Gerry Pond, the patron saint of New Brunswick tech investors, has made an investment in Charlottetown-based ScreenScape Networks and is joining the company’s board.

A person familiar with the situation said Pond is now backing the company, which allows businesses or organizations to post web-based displays on video screens in public places, reducing the cost of displays and expanding the choice. A spokesman for the company declined to comment on Pond’s investment.

A former CEO of NB Tel, Pond is now the chairman of Marine Partners in Saint John and is known as the savviest tech investor in the region.

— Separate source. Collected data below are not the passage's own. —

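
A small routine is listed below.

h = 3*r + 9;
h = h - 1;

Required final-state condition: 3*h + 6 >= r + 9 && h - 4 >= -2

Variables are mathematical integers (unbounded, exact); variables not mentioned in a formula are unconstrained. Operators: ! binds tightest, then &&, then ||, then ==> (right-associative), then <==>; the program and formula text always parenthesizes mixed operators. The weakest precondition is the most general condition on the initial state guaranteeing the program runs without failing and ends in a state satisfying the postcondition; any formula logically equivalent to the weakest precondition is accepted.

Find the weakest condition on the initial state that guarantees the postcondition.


Working backward. After the program, the postcondition 3*h + 6 >= r + 9 && h - 4 >= -2 must hold; in canonical form it is 3*h >= r + 3 && h >= 2.
Before h := h - 1: 3*h >= r + 6 && h >= 3
Before h := 3*r + 9: 8*r >= -21 && 3*r >= -6
Answer: WP = 8*r >= -21 && 3*r >= -6


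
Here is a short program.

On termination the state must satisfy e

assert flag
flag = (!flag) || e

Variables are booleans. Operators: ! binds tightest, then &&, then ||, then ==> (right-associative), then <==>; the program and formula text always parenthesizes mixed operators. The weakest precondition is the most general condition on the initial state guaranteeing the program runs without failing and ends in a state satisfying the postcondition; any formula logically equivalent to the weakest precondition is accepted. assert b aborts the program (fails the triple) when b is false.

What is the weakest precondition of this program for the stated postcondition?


Working backward. After the program, e must hold.
Before flag := (!flag) || e: e
Before assert flag: flag && e
Answer: WP = flag && e


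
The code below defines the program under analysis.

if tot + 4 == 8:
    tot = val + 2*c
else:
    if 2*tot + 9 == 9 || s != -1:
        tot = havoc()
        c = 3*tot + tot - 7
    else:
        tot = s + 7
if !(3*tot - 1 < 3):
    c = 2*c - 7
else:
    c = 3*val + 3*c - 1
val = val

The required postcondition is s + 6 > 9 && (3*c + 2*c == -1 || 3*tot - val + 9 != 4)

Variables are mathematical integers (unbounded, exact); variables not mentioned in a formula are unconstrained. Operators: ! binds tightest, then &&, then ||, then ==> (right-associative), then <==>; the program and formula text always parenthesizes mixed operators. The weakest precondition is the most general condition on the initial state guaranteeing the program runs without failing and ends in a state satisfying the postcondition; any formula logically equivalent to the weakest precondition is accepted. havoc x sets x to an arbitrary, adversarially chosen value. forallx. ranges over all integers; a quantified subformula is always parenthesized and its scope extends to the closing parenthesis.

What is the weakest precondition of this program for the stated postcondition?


Working backward. After the program, the postcondition s + 6 > 9 && (3*c + 2*c == -1 || 3*tot - val + 9 != 4) must hold; in canonical form it is s > 3 && (5*c == -1 || 3*tot != val - 5).
Before val := val: s > 3 && (5*c == -1 || 3*tot != val - 5)
Then branch requires s > 3 && (10*c == 34 || 3*tot != val - 5); else branch requires s > 3 && (15*c + 15*val == 4 || 3*tot != val - 5).
Before the if: ((!(3*tot < 4)) ==> (s > 3 && (10*c == 34 || 3*tot != val - 5))) && (3*tot < 4 ==> (s > 3 && (15*c + 15*val == 4 || 3*tot != val - 5)))
Then branch requires ((!(6*c + 3*val < 4)) ==> (s > 3 && (10*c == 34 || 6*c + 2*val != -5))) && (6*c + 3*val < 4 ==> (s > 3 && (15*c + 15*val == 4 || 6*c + 2*val != -5))); else branch requires ((2*tot == 0 || s != -1) ==> (forall tot_1. (((!(3*tot_1 < 4)) ==> (s > 3 && (40*tot_1 == 104 || 3*tot_1 != val - 5))) && (3*tot_1 < 4 ==> (s > 3 && (60*tot_1 + 15*val == 109 || 3*tot_1 != val - 5)))))) && ((!(2*tot == 0 || s != -1)) ==> (((!(3*s < -17)) ==> (s > 3 && (10*c == 34 || 3*s != val - 26))) && (3*s < -17 ==> (s > 3 && (15*c + 15*val == 4 || 3*s != val - 26))))).
Before the if: (tot == 4 ==> (((!(6*c + 3*val < 4)) ==> (s > 3 && (10*c == 34 || 6*c + 2*val != -5))) && (6*c + 3*val < 4 ==> (s > 3 && (15*c + 15*val == 4 || 6*c + 2*val != -5))))) && ((!(tot == 4)) ==> (((2*tot == 0 || s != -1) ==> (forall tot_1. (((!(3*tot_1 < 4)) ==> (s > 3 && (40*tot_1 == 104 || 3*tot_1 != val - 5))) && (3*tot_1 < 4 ==> (s > 3 && (60*tot_1 + 15*val == 109 || 3*tot_1 != val - 5)))))) && ((!(2*tot == 0 || s != -1)) ==> (((!(3*s < -17)) ==> (s > 3 && (10*c == 34 || 3*s != val - 26))) && (3*s < -17 ==> (s > 3 && (15*c + 15*val == 4 || 3*s != val - 26)))))))
Answer: WP = (tot == 4 ==> (((!(6*c + 3*val < 4)) ==> (s > 3 && (10*c == 34 || 6*c + 2*val != -5))) && (6*c + 3*val < 4 ==> (s > 3 && (15*c + 15*val == 4 || 6*c + 2*val != -5))))) && ((!(tot == 4)) ==> (((2*tot == 0 || s != -1) ==> (forall tot_1. (((!(3*tot_1 < 4)) ==> (s > 3 && (40*tot_1 == 104 || 3*tot_1 != val - 5))) && (3*tot_1 < 4 ==> (s > 3 && (60*tot_1 + 15*val == 109 || 3*tot_1 != val - 5)))))) && ((!(2*tot == 0 || s != -1)) ==> (((!(3*s < -17)) ==> (s > 3 && (10*c == 34 || 3*s != val - 26))) && (3*s < -17 ==> (s > 3 && (15*c + 15*val == 4 || 3*s != val - 26)))))))


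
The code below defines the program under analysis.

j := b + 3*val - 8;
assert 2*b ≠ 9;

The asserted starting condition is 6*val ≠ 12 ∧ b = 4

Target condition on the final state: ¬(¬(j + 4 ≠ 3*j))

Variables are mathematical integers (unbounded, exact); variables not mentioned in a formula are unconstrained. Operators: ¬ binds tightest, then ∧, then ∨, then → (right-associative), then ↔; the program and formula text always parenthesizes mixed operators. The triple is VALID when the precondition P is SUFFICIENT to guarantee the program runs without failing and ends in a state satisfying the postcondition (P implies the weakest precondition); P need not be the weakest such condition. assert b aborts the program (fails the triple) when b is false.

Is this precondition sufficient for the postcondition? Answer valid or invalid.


Working backward. After the program, the postcondition ¬(¬(j + 4 ≠ 3*j)) must hold; in canonical form it is 2*j ≠ 4.
Before assert 2*b ≠ 9: 2*b ≠ 9 ∧ 2*j ≠ 4
Before j := b + 3*val - 8: 2*b ≠ 9 ∧ 2*b + 6*val ≠ 20
The weakest precondition is 2*b ≠ 9 ∧ 2*b + 6*val ≠ 20.
Check whether 6*val ≠ 12 ∧ b = 4 implies it.
Every state satisfying the precondition satisfies the weakest precondition: the implication holds.
Answer: valid


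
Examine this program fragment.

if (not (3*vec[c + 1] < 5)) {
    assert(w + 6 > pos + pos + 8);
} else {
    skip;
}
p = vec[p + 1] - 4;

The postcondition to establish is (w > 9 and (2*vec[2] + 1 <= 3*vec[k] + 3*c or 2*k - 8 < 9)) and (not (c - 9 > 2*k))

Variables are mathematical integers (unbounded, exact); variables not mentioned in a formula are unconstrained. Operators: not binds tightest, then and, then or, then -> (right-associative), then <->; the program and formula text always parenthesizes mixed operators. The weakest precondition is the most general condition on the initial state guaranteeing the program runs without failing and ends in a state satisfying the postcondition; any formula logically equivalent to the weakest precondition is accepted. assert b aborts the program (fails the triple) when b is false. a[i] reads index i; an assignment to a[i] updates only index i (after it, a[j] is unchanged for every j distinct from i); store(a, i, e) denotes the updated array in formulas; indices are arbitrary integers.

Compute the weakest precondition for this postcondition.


Working backward. After the program, the postcondition (w > 9 and (2*vec[2] + 1 <= 3*vec[k] + 3*c or 2*k - 8 < 9)) and (not (c - 9 > 2*k)) must hold; in canonical form it is w > 9 and (2*vec[2] <= 3*vec[k] + 3*c - 1 or 2*k < 17) and (not (c > 2*k + 9)).
Before p := vec[p + 1] - 4: w > 9 and (2*vec[2] <= 3*vec[k] + 3*c - 1 or 2*k < 17) and (not (c > 2*k + 9))
Then branch requires w > 2*pos + 2 and w > 9 and (2*vec[2] <= 3*vec[k] + 3*c - 1 or 2*k < 17) and (not (c > 2*k + 9)); else branch requires w > 9 and (2*vec[2] <= 3*vec[k] + 3*c - 1 or 2*k < 17) and (not (c > 2*k + 9)).
Before the if: ((not (3*vec[c + 1] < 5)) -> (w > 2*pos + 2 and w > 9 and (2*vec[2] <= 3*vec[k] + 3*c - 1 or 2*k < 17) and (not (c > 2*k + 9)))) and (3*vec[c + 1] < 5 -> (w > 9 and (2*vec[2] <= 3*vec[k] + 3*c - 1 or 2*k < 17) and (not (c > 2*k + 9))))
Answer: WP = ((not (3*vec[c + 1] < 5)) -> (w > 2*pos + 2 and w > 9 and (2*vec[2] <= 3*vec[k] + 3*c - 1 or 2*k < 17) and (not (c > 2*k + 9)))) and (3*vec[c + 1] < 5 -> (w > 9 and (2*vec[2] <= 3*vec[k] + 3*c - 1 or 2*k < 17) and (not (c > 2*k + 9))))


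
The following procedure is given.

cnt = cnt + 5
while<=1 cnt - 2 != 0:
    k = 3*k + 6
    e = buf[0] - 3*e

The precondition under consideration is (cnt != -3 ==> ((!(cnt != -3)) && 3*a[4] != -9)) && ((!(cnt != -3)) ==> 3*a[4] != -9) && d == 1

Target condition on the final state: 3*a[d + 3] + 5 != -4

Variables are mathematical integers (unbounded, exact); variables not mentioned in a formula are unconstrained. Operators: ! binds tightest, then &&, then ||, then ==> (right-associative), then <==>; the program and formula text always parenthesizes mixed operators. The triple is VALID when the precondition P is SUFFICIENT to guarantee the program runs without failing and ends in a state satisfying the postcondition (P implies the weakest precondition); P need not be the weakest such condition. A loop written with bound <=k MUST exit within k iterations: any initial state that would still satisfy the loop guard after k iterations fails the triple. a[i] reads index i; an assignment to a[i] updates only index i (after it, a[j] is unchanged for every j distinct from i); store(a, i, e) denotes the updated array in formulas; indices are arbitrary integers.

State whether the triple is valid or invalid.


Working backward. After the program, the postcondition 3*a[d + 3] + 5 != -4 must hold; in canonical form it is 3*a[d + 3] != -9.
Before the loop (bound <=1), unroll the exhaustion recursion (WP_0 = exit-now case; WP_j = one more guarded iteration, up to j = 1):
  WP_0: (!(cnt != 2)) && 3*a[d + 3] != -9
  WP_1: (cnt != 2 ==> ((!(cnt != 2)) && 3*a[d + 3] != -9)) && ((!(cnt != 2)) ==> 3*a[d + 3] != -9)
So before the loop: (cnt != 2 ==> ((!(cnt != 2)) && 3*a[d + 3] != -9)) && ((!(cnt != 2)) ==> 3*a[d + 3] != -9)
Before cnt := cnt + 5: (cnt != -3 ==> ((!(cnt != -3)) && 3*a[d + 3] != -9)) && ((!(cnt != -3)) ==> 3*a[d + 3] != -9)
The weakest precondition is (cnt != -3 ==> ((!(cnt != -3)) && 3*a[d + 3] != -9)) && ((!(cnt != -3)) ==> 3*a[d + 3] != -9).
Check whether (cnt != -3 ==> ((!(cnt != -3)) && 3*a[4] != -9)) && ((!(cnt != -3)) ==> 3*a[4] != -9) && d == 1 implies it.
Every state satisfying the precondition satisfies the weakest precondition: the implication holds.
Answer: valid


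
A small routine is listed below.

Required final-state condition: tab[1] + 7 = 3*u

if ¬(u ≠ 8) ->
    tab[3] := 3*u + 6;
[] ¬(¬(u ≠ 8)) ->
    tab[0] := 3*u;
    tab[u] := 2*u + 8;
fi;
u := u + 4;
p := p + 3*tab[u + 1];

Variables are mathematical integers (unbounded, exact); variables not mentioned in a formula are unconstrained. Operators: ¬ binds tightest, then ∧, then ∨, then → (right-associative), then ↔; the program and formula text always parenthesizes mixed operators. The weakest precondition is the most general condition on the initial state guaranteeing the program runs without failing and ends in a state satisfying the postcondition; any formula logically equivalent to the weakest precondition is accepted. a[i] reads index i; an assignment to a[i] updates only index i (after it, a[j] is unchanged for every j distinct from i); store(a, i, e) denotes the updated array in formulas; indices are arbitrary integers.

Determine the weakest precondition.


Working backward. After the program, the postcondition tab[1] + 7 = 3*u must hold; in canonical form it is tab[1] = 3*u - 7.
Before p := p + 3*tab[u + 1]: tab[1] = 3*u - 7
Before u := u + 4: tab[1] = 3*u + 5
Then branch requires tab[1] = 3*u + 5; else branch requires store(store(tab, 0, 3*u), u, 2*u + 8)[1] = 3*u + 5.
Before the if: ((¬(u ≠ 8)) → tab[1] = 3*u + 5) ∧ (u ≠ 8 → store(store(tab, 0, 3*u), u, 2*u + 8)[1] = 3*u + 5)
Answer: WP = ((¬(u ≠ 8)) → tab[1] = 3*u + 5) ∧ (u ≠ 8 → store(store(tab, 0, 3*u), u, 2*u + 8)[1] = 3*u + 5)


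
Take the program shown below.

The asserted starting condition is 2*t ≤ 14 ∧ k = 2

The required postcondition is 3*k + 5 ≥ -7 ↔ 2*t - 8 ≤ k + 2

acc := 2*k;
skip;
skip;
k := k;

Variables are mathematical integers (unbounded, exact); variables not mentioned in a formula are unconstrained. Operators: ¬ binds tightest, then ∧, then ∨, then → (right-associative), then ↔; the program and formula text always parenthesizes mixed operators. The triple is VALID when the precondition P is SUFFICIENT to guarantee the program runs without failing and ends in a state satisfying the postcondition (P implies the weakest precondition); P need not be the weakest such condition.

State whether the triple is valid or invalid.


Working backward. After the program, the postcondition 3*k + 5 ≥ -7 ↔ 2*t - 8 ≤ k + 2 must hold; in canonical form it is 3*k ≥ -12 ↔ 2*t ≤ k + 10.
Before k := k: 3*k ≥ -12 ↔ 2*t ≤ k + 10
Before skip: 3*k ≥ -12 ↔ 2*t ≤ k + 10
Before skip: 3*k ≥ -12 ↔ 2*t ≤ k + 10
Before acc := 2*k: 3*k ≥ -12 ↔ 2*t ≤ k + 10
The weakest precondition is 3*k ≥ -12 ↔ 2*t ≤ k + 10.
Check whether 2*t ≤ 14 ∧ k = 2 implies it.
Countermodel: at the initial state k = 2, t = 7, the precondition holds but the weakest precondition fails.
Answer: invalid


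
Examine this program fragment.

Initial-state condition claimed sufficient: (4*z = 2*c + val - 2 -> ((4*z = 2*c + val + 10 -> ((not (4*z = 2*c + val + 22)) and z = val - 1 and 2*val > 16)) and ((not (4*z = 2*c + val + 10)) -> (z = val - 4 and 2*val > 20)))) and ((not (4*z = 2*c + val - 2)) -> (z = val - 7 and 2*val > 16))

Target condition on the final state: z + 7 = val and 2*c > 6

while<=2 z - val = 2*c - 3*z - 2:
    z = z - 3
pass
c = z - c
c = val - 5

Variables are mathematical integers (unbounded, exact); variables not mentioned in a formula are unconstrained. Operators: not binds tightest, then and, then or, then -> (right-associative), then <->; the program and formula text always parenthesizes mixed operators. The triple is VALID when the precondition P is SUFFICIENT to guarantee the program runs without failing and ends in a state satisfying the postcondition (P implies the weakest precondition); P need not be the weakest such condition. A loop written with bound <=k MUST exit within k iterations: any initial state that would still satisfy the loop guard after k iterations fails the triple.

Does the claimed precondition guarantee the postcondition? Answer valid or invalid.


Working backward. After the program, the postcondition z + 7 = val and 2*c > 6 must hold; in canonical form it is z = val - 7 and 2*c > 6.
Before c := val - 5: z = val - 7 and 2*val > 16
Before c := z - c: z = val - 7 and 2*val > 16
Before skip: z = val - 7 and 2*val > 16
Before the loop (bound <=2), unroll the exhaustion recursion (WP_0 = exit-now case; WP_j = one more guarded iteration, up to j = 2):
  WP_0: (not (4*z = 2*c + val - 2)) and z = val - 7 and 2*val > 16
  WP_1: (4*z = 2*c + val - 2 -> ((not (4*z = 2*c + val + 10)) and z = val - 4 and 2*val > 16)) and ((not (4*z = 2*c + val - 2)) -> (z = val - 7 and 2*val > 16))
  WP_2: (4*z = 2*c + val - 2 -> ((4*z = 2*c + val + 10 -> ((not (4*z = 2*c + val + 22)) and z = val - 1 and 2*val > 16)) and ((not (4*z = 2*c + val + 10)) -> (z = val - 4 and 2*val > 16)))) and ((not (4*z = 2*c + val - 2)) -> (z = val - 7 and 2*val > 16))
So before the loop: (4*z = 2*c + val - 2 -> ((4*z = 2*c + val + 10 -> ((not (4*z = 2*c + val + 22)) and z = val - 1 and 2*val > 16)) and ((not (4*z = 2*c + val + 10)) -> (z = val - 4 and 2*val > 16)))) and ((not (4*z = 2*c + val - 2)) -> (z = val - 7 and 2*val > 16))
The weakest precondition is (4*z = 2*c + val - 2 -> ((4*z = 2*c + val + 10 -> ((not (4*z = 2*c + val + 22)) and z = val - 1 and 2*val > 16)) and ((not (4*z = 2*c + val + 10)) -> (z = val - 4 and 2*val > 16)))) and ((not (4*z = 2*c + val - 2)) -> (z = val - 7 and 2*val > 16)).
Check whether (4*z = 2*c + val - 2 -> ((4*z = 2*c + val + 10 -> ((not (4*z = 2*c + val + 22)) and z = val - 1 and 2*val > 16)) and ((not (4*z = 2*c + val + 10)) -> (z = val - 4 and 2*val > 20)))) and ((not (4*z = 2*c + val - 2)) -> (z = val - 7 and 2*val > 16)) implies it.
Every state satisfying the precondition satisfies the weakest precondition: the implication holds.
Answer: valid


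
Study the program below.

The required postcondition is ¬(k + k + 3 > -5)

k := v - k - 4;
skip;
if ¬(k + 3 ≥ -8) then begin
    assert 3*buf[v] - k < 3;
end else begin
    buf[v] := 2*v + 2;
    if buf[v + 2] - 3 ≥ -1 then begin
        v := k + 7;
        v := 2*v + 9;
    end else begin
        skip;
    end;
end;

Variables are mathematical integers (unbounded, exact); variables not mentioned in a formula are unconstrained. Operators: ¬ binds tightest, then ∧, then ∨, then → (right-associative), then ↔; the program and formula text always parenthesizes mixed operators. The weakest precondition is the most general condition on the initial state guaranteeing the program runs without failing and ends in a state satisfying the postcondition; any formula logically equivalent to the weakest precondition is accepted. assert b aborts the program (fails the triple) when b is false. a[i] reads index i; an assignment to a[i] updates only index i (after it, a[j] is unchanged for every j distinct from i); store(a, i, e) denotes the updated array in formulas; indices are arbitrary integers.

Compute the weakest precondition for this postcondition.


Working backward. After the program, the postcondition ¬(k + k + 3 > -5) must hold; in canonical form it is ¬(2*k > -8).
Then branch requires 3*buf[v] < k + 3 ∧ (¬(2*k > -8)); else branch requires (store(buf, v, 2*v + 2)[v + 2] ≥ 2 → (¬(2*k > -8))) ∧ ((¬(store(buf, v, 2*v + 2)[v + 2] ≥ 2)) → (¬(2*k > -8))).
Before the if: ((¬(k ≥ -11)) → (3*buf[v] < k + 3 ∧ (¬(2*k > -8)))) ∧ (k ≥ -11 → ((store(buf, v, 2*v + 2)[v + 2] ≥ 2 → (¬(2*k > -8))) ∧ ((¬(store(buf, v, 2*v + 2)[v + 2] ≥ 2)) → (¬(2*k > -8)))))
Before skip: ((¬(k ≥ -11)) → (3*buf[v] < k + 3 ∧ (¬(2*k > -8)))) ∧ (k ≥ -11 → ((store(buf, v, 2*v + 2)[v + 2] ≥ 2 → (¬(2*k > -8))) ∧ ((¬(store(buf, v, 2*v + 2)[v + 2] ≥ 2)) → (¬(2*k > -8)))))
Before k := v - k - 4: ((¬(v ≥ k - 7)) → (3*buf[v] + k < v - 1 ∧ (¬(2*v > 2*k)))) ∧ (v ≥ k - 7 → ((store(buf, v, 2*v + 2)[v + 2] ≥ 2 → (¬(2*v > 2*k))) ∧ ((¬(store(buf, v, 2*v + 2)[v + 2] ≥ 2)) → (¬(2*v > 2*k)))))
Answer: WP = ((¬(v ≥ k - 7)) → (3*buf[v] + k < v - 1 ∧ (¬(2*v > 2*k)))) ∧ (v ≥ k - 7 → ((store(buf, v, 2*v + 2)[v + 2] ≥ 2 → (¬(2*v > 2*k))) ∧ ((¬(store(buf, v, 2*v + 2)[v + 2] ≥ 2)) → (¬(2*v > 2*k)))))


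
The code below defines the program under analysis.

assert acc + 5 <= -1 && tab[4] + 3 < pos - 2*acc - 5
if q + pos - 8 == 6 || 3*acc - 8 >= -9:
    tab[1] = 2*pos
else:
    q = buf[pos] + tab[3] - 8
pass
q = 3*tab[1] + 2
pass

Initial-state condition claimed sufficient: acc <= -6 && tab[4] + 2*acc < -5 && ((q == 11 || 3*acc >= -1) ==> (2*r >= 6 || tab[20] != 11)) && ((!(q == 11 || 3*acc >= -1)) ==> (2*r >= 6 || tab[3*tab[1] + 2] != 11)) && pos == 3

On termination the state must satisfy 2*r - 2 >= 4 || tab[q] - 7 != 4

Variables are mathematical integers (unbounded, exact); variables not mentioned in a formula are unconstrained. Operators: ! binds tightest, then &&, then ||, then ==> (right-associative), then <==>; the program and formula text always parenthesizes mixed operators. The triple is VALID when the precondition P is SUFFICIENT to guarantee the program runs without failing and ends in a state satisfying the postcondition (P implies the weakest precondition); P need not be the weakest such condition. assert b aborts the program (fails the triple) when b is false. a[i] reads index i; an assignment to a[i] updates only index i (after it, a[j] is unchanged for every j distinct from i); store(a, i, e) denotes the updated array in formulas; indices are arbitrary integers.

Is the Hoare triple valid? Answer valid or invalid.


Working backward. After the program, the postcondition 2*r - 2 >= 4 || tab[q] - 7 != 4 must hold; in canonical form it is 2*r >= 6 || tab[q] != 11.
Before skip: 2*r >= 6 || tab[q] != 11
Before q := 3*tab[1] + 2: 2*r >= 6 || tab[3*tab[1] + 2] != 11
Before skip: 2*r >= 6 || tab[3*tab[1] + 2] != 11
Then branch requires 2*r >= 6 || store(tab, 1, 2*pos)[6*pos + 2] != 11; else branch requires 2*r >= 6 || tab[3*tab[1] + 2] != 11.
Before the if: ((pos + q == 14 || 3*acc >= -1) ==> (2*r >= 6 || store(tab, 1, 2*pos)[6*pos + 2] != 11)) && ((!(pos + q == 14 || 3*acc >= -1)) ==> (2*r >= 6 || tab[3*tab[1] + 2] != 11))
Before assert acc + 5 <= -1 && tab[4] + 3 < pos - 2*acc - 5: acc <= -6 && tab[4] + 2*acc < pos - 8 && ((pos + q == 14 || 3*acc >= -1) ==> (2*r >= 6 || store(tab, 1, 2*pos)[6*pos + 2] != 11)) && ((!(pos + q == 14 || 3*acc >= -1)) ==> (2*r >= 6 || tab[3*tab[1] + 2] != 11))
The weakest precondition is acc <= -6 && tab[4] + 2*acc < pos - 8 && ((pos + q == 14 || 3*acc >= -1) ==> (2*r >= 6 || store(tab, 1, 2*pos)[6*pos + 2] != 11)) && ((!(pos + q == 14 || 3*acc >= -1)) ==> (2*r >= 6 || tab[3*tab[1] + 2] != 11)).
Check whether acc <= -6 && tab[4] + 2*acc < -5 && ((q == 11 || 3*acc >= -1) ==> (2*r >= 6 || tab[20] != 11)) && ((!(q == 11 || 3*acc >= -1)) ==> (2*r >= 6 || tab[3*tab[1] + 2] != 11)) && pos == 3 implies it.
Every state satisfying the precondition satisfies the weakest precondition: the implication holds.
Answer: valid


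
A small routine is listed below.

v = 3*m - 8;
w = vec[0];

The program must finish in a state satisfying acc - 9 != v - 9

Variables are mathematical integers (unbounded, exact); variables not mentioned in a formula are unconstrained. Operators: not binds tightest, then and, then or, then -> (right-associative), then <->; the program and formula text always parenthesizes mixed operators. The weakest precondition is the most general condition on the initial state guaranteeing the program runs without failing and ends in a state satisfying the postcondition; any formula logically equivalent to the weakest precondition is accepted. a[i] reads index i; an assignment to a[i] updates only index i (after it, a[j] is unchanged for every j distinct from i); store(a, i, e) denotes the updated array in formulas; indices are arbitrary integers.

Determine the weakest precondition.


Working backward. After the program, the postcondition acc - 9 != v - 9 must hold; in canonical form it is acc != v.
Before w := vec[0]: acc != v
Before v := 3*m - 8: acc != 3*m - 8
Answer: WP = acc != 3*m - 8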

That standing only increased earlier this year when Radian6, a company backed by Pond, sold out to Salesforce.com for $371 million.

It’s the second coup this year for ScreenScape, which in July secured a $6 million investment from Hartco of Montreal and gave the publicly traded IT company two seats on its board.

The investment is also unusual for Pond, who is known for investing in companies in his native New Brunswick. He has recently been talking of the need for a more regional approach to tech development, saying there are six cities that we should highlight – Saint John, Fredericton, Moncton, Bathurst, Halifax and Charlottetown. He appears to be backing up this strategy with his wallet.

ScreenScape is the brainchild of Mark Hemphill, a native of Summerside who previously worked in Toronto for e-commerce services provider Ariba Inc. of Sunnyvale, Calif. Hemphill returned to the Island to teach new media at UPEI, and ended up coming up with the idea for ScreenScape.

The company takes an old technique (broadcasting corporate messages on video screens in public venues) and modernizes it to bring in the reality of the Internet. The customer supplies the screen and pays $10 a month for one location, and can update the display from any device connected to the Internet. That allows the customer to easily update displays, share material and incorporate content from the Internet – including video from sites such as YouTube.

The company now has about 30 employees, 20 of them in the Charlottetown headquarters. It also has about 40 investors, most of whom have sunk money into the outfit over the last two years.